The entire story occurs within Hotel Ortolan — Ortolan being the name of an endangered species of finch. This little bird is also a culinary delicacy that is prepared in a particularly disturbing and sadistic way and eaten whole. It’s not on the menu at the Hotel. There is no menu.

Most of the story is narrated in first person in a simple and deliberate language, with a matter-of-fact, yet apprehensive tone. The narrator is searching for his room. Whalen’s narrator comes across as formal, diffident, and polite. There are several point of view changes as other voices are introduced. Late in the story, the point of view shifts to second person, when the readers find themselves in the Hotel along with the narrator. The narrator addresses the reader as another Hotel guest. Like the finch after which the Hotel is named, the narrator and the other guests are innocent victims of the circumstances and conditions in the Hotel, and one can’t help but wonder if they will face a similar fate in the end as that of the finch. However, through the description of a dream, the narrator suggests that leaving the Hotel, even by dying, may not be possible. Brief glimpses of light (deliverance?), do appear in the story, albeit at the top of a stairway that goes nowhere or in the form of a candle held by a child who leads you down another mysterious corridor.

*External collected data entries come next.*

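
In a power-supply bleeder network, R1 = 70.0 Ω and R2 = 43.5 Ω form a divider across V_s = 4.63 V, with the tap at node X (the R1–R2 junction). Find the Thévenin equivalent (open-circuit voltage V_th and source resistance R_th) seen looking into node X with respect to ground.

Open-circuit (no load on X): V_th = V_s · R2/(R1 + R2) = 4.63 × 43.5/(70.00 + 43.5) = 1.774 V.
Zeroing V_s shorts the top of R1 to ground, so R_th = R1 ‖ R2 = 26.83 Ω.

V_th ≈ 1.77 V, R_th ≈ 26.8 Ω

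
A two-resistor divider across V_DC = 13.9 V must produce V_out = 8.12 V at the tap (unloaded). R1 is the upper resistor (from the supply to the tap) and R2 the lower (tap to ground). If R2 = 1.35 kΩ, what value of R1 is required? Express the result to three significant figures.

Required fraction k = V_out/V_DC = 0.5842.
R1 = R2·(1/k − 1) = 1.35 × 0.7118 = 0.9610 kΩ.

R1 ≈ 0.961 kΩ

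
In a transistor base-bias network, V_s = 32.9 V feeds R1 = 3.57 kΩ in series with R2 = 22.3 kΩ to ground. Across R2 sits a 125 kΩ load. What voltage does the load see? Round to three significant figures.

V_out ≈ 27.7 V

R2 ‖ R_L = (22.3 × 125)/(22.3 + 125) = 18.92 kΩ.
Now apply the divider: V_out = 32.9 × 0.8413 = 27.68 V.
(Unloaded it would be 28.4 V; the load pulls it down.)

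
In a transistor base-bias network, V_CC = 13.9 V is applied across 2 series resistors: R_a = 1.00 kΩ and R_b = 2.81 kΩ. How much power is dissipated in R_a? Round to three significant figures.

ΣR = 3.810 kΩ → I = 13.9/3.810 = 3.648 mA.
P(R_a) = I²·R_a = (3.648)² × 1.00 = 13.31 mW.

P ≈ 13.3 mW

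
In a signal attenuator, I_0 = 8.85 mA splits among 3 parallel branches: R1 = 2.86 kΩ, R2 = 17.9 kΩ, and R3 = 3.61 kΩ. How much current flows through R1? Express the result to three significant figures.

I ≈ 4.53 mA

Conductances: ΣG = 1/2.86 + 1/17.9 + 1/3.61 = 0.6825 (1/kΩ).
By the current-divider rule, I = I_0 · G_k/ΣG = 8.85 × 0.5123 = 4.534 mA.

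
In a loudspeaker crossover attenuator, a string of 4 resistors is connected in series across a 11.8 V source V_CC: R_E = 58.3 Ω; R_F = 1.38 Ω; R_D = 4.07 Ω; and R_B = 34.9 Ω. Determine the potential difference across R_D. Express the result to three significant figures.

V ≈ 0.487 V

ΣR = 58.3 + 1.38 + 4.07 + 34.9 = 98.65 Ω.
Voltage divider: V = V_CC · (4.070 / 98.65) = 11.8 × 0.04126 = 0.4868 V.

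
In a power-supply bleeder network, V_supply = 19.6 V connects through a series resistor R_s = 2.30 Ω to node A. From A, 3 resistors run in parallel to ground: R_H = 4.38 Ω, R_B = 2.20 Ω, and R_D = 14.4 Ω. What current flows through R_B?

I ≈ 3.26 A

Equivalent of the parallel group: R_p = 1.329 Ω.
V_A by voltage divider: V_A = 19.6 × 1.329/(2.30 + 1.329) = 7.179 V.
Branch current I = V_A/R_B = 7.179/2.20 = 3.263 A.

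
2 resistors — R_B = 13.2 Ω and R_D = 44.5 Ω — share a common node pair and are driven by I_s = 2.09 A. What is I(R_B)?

I ≈ 1.61 A

With just two branches, the current splits inversely with resistance.
I(R_B) = 2.09 × 44.5/(13.2 + 44.5) = 2.09 × 0.7712 = 1.612 A.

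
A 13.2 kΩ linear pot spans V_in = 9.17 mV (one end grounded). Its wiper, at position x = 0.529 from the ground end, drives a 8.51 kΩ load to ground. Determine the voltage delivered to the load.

The pot divides into 6.217 kΩ above the wiper and 6.983 kΩ below.
(x·R_p) ‖ R_L = 3.836 kΩ.
Loaded-divider output: V_out = 9.17 × 0.3815 = 3.499 mV.

V_out ≈ 3.50 mV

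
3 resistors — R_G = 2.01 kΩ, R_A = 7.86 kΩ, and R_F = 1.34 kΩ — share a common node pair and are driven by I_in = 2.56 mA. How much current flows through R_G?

I ≈ 0.929 mA

ΣG = 1/2.01 + 1/7.86 + 1/1.34 = 1.371.
By the current-divider rule, I = I_in · G_k/ΣG = 2.56 × 0.3629 = 0.9290 mA.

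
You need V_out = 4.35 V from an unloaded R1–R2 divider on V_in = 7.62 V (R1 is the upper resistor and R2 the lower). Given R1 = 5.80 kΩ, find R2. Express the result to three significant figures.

V_out/V_in = R2/(R1+R2) = 0.5709.
R2 = R1 · 0.5709/(1 − 0.5709) = 7.716 kΩ.

R2 ≈ 7.72 kΩ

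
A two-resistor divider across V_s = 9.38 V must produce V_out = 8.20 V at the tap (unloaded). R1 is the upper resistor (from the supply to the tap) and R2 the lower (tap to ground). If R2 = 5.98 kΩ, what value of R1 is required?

R1 ≈ 0.861 kΩ

Required fraction k = V_out/V_s = 0.8742.
So R1 = R2 · (V_s/V_out − 1) = 5.98 × (9.38/8.20 − 1) = 5.98 × 0.1439 = 0.8605 kΩ.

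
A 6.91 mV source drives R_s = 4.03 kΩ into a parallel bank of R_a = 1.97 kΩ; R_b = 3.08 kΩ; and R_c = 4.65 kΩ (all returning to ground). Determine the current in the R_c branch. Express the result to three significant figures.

I ≈ 0.285 µA

Combine the parallel branches: R_p = (1/1.97 + 1/3.08 + 1/4.65)⁻¹ = 0.9548 kΩ.
Node voltage V_A = V_DC · R_p/(R_s + R_p) = 6.91 × 0.1915 = 1.324 mV.
I(R_c) = V_A / R_c = 1.324/4.65 = 0.2846 µA.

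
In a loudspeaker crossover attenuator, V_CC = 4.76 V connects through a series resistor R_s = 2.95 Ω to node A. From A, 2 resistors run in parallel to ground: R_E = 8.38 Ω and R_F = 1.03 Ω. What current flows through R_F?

Parallel bank: R_p = 1/(1/8.38 + 1/1.03) = 0.9173 Ω.
V_A by voltage divider: V_A = 4.76 × 0.9173/(2.95 + 0.9173) = 1.129 V.
I(R_F) = V_A / R_F = 1.129/1.03 = 1.096 A.

I ≈ 1.10 A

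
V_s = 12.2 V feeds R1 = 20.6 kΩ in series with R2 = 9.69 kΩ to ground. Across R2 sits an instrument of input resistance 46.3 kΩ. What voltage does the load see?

R2 ‖ R_L = (9.69 × 46.3)/(9.69 + 46.3) = 8.013 kΩ.
Then V_out = V_s · R2'/(R1 + R2') = 12.2 × 8.013/28.61 = 3.417 V.

V_out ≈ 3.42 V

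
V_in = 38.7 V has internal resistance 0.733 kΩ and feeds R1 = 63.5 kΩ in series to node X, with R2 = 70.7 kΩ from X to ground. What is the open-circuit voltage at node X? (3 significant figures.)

R1' = 0.733 + 63.5 = 64.23 kΩ (source resistance + R1).
Open-circuit (no load on X): V_th = V_in · R2/(R1' + R2) = 38.7 × 70.7/(64.23 + 70.7) = 20.28 V.

V_th ≈ 20.3 V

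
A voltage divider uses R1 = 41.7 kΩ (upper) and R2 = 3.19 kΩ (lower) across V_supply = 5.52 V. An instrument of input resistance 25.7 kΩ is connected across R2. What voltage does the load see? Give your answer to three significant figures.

The load sits in parallel with R2, giving an effective lower resistance R2' = R2·R_L/(R2+R_L) = 2.838 kΩ.
Now apply the divider: V_out = 5.52 × 0.06372 = 0.3517 V.

V_out ≈ 0.352 V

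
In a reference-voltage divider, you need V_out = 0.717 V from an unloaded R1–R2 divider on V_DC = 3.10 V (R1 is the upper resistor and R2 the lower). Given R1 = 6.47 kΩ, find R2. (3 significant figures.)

The divider ratio is R2/(R1+R2) = 0.717/3.10 = 0.2313.
R2 = R1 · 0.2313/(1 − 0.2313) = 1.947 kΩ.

R2 ≈ 1.95 kΩ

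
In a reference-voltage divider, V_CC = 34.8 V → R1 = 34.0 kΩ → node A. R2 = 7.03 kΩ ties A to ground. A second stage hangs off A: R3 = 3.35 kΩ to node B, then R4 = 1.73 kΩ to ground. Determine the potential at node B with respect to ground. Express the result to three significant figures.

Node A sees R2 in parallel with the series input of stage 2, R3 + R4 = 5.080 kΩ.
R2 ‖ (R3+R4) = 2.949 kΩ.
So V_A = 34.8 × 0.07981 = 2.777 V.
Stage 2 is unloaded, so V_B = V_A · R4/(R3+R4) = 2.777 × 1.73/5.080 = 0.9459 V.

V_B ≈ 0.946 V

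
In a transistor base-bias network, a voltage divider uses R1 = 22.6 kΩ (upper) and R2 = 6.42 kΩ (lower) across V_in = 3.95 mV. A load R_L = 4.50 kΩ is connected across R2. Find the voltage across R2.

First combine the lower leg with the load: R2 ‖ R_L = 2.646 kΩ.
Now apply the divider: V_out = 3.95 × 0.1048 = 0.4139 mV.
(Unloaded it would be 0.874 mV; the load pulls it down.)

V_out ≈ 0.414 mV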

In one notably curious passage, the narrator or guest, encounters the occupants of the room next door:

“In the room next to mine live angels. Sometimes when I pass their room during the day their door is partially open and I step in. They hang from the ceiling, one in each corner, their dark wings enfolding them like the wings of bats. Always one opens its eyes, which are gray as the sea, and I politely ask if there is anything I can do for them, but the angel only shudders inside its wings and closes its eyes…”

The structure of the story has been pared down to the bare essentials, without any unnecessary props or scaffolding, no staff, concierge or mint left on your pillow. Whalen is an admirer and translator of the German writer Robert Walser. In Walser’s “The Dream” the narrator says, “All we have and possess is what we long for; all we are is what we’ve never been.” All Whalen’s narrator longs for is to find his room. But even this modest ambition goes unfulfilled as he continues to search.

After reading this book, and you ponder the story, you may begin to realize that you’ve actually stayed in this hotel yourself, you know this place, that you’ve been here all along, that Varisco and Whalen have simply shared their vision of the place with you, maybe from just down the hallway, then shrouded it in the thin cloak of fiction.

-Conway Dorsey, author of “Odeen Hibbs” in The Year of the Thief, 2006.